Dans la plupart des cas, les femmes de dictateur contribuent par ricochet à la longévité de la tyrannie de leur conjoint. «Elle les humanise en les aimant, les rassurant. Et en contribuant à la propagande», explique l'historienne qui s'est intéressée autant aux amours de Mussolini qu'à celles de l'ayatollah Khomeini et d'Oussama ben Laden. Certaines épouses, cependant, deviennent la cible de la haine du peuple qui se rebelle contre le dictateur. Ce fut récemment le cas en Tunisie, où la femme du président Zine el-Abidine Ben Ali était encore plus détestée que son mari.

Dernier point commun: l'histoire des épouses de despote se termine invariablement mal. «Les premières femmes que j'ai étudiées sont toutes mortes: suicidées ou assassinées. Plus récemment, elles se retrouvent en exil et restent confinées au silence», note Mme Ducret. «Une chose est sûre, les femmes de dictateur ne réussissent pas à se refaire une vie.»

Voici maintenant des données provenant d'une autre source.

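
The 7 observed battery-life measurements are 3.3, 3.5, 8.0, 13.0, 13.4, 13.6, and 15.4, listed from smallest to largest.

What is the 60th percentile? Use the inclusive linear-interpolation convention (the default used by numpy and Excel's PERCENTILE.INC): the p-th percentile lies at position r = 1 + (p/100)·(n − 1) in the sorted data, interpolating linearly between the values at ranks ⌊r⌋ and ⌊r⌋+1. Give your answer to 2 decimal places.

13.24

n = 7.
r = 1 + (60/100)·(7 − 1) = 1 + 3.6 = 4.6.
Rank 4 is 13.0 and rank 5 is 13.4.
Interpolate: 13.0 + 0.6·(13.4 − 13.0) = 13.0 + 0.6·0.4 = 13.24.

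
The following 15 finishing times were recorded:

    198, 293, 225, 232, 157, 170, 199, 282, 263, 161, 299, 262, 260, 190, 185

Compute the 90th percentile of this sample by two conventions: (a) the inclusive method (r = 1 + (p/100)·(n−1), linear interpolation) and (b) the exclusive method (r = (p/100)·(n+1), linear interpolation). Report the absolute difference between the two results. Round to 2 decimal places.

Sorted: 157, 161, 170, 185, 190, 198, 199, 225, 232, 260, 262, 263, 282, 293, 299.
n = 15.
(a) r = 13.6; between ranks 13 (282) and 14 (293): 288.6.
(b) r = 14.4; between ranks 14 (293) and 15 (299): 295.4.
|288.6 − 295.4| = 6.8.

6.80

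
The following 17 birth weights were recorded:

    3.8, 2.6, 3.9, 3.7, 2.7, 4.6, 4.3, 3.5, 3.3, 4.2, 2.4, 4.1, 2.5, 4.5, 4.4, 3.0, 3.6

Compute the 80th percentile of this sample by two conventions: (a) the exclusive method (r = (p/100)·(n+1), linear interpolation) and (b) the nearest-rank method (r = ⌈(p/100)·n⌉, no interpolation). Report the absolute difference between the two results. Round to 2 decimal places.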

D'AUTRES COMPAGNES DE TYRAN



Grace Mugabe


L'amoureuse des diamants

Ex-secrétaire de l'homme fort du Zimbabwe, Grace Mugabe est de 42 ans la cadette de son époux, Robert Mugabe. Son goût extravagant pour les vêtements et les bijoux lui a valu le surnom de «DisGrace» ou honte en anglais, une réputation qui a été ternie davantage encore lorsqu'un câble diplomatique américain, révélé par WikiLeaks, l'a reliée au trafic illégal de diamants.

Photo: Archives Reuters

Grace Mugabe

Leila Trabelsi

La parvenue

Leila Trabelsi, fille d'un vendeur de fruits secs, coiffeuse de métier, et sa famille possédaient près de la moitié de l'économie tunisienne lorsque cette dernière a pris la fuite en Arabie saoudite avec son mari, Zine el-Abidine Ben Ali, le 14 janvier 2011. Mariée au président tunisien en 1992, la jeune femme a vite fait de placer ses proches dans tout l'appareil étatique tunisien.

Photo: Archives AFP

Leila Trabelsi en compagnie de son mari Zine el-Abidine Ben Ali.

Suzanne Moubarak

L'humanitaire de service

Alors que son mari était au pouvoir, Suzanne Moubarak, elle, coupait des rubans, fondait des ONG et se faisait prendre en photo avec les démunis du pays. De mère britannique, l'épouse du président égyptien aurait pu prendre la fuite vers la Grande-Bretagne lorsque son mari a été renversé en février dernier, mais elle a choisi de rester à ses côtés. Accusée de corruption, elle a passé quelques mois en prison, mais a été libérée après avoir accepté de remettre ses biens à l'État égyptien.

Photo: Archives AP

Suzanne Moubarak

Safia Farkash

L'épouse traditionnelle

La deuxième femme de Mouammar Kadhafi, infirmière, était beaucoup moins connue que ses Amazones, un commando de gardes du corps féminines qui suivaient le président libyen au pas. Se faisant discrète, Safia Farkash aimait décrire son mari comme un «père modèle» et faire les magasins lorsqu'elle accompagnait son époux en mission officielle. Après la mort de ce dernier, elle a trouvé refuge en Algérie avec quelques-uns de ses enfants.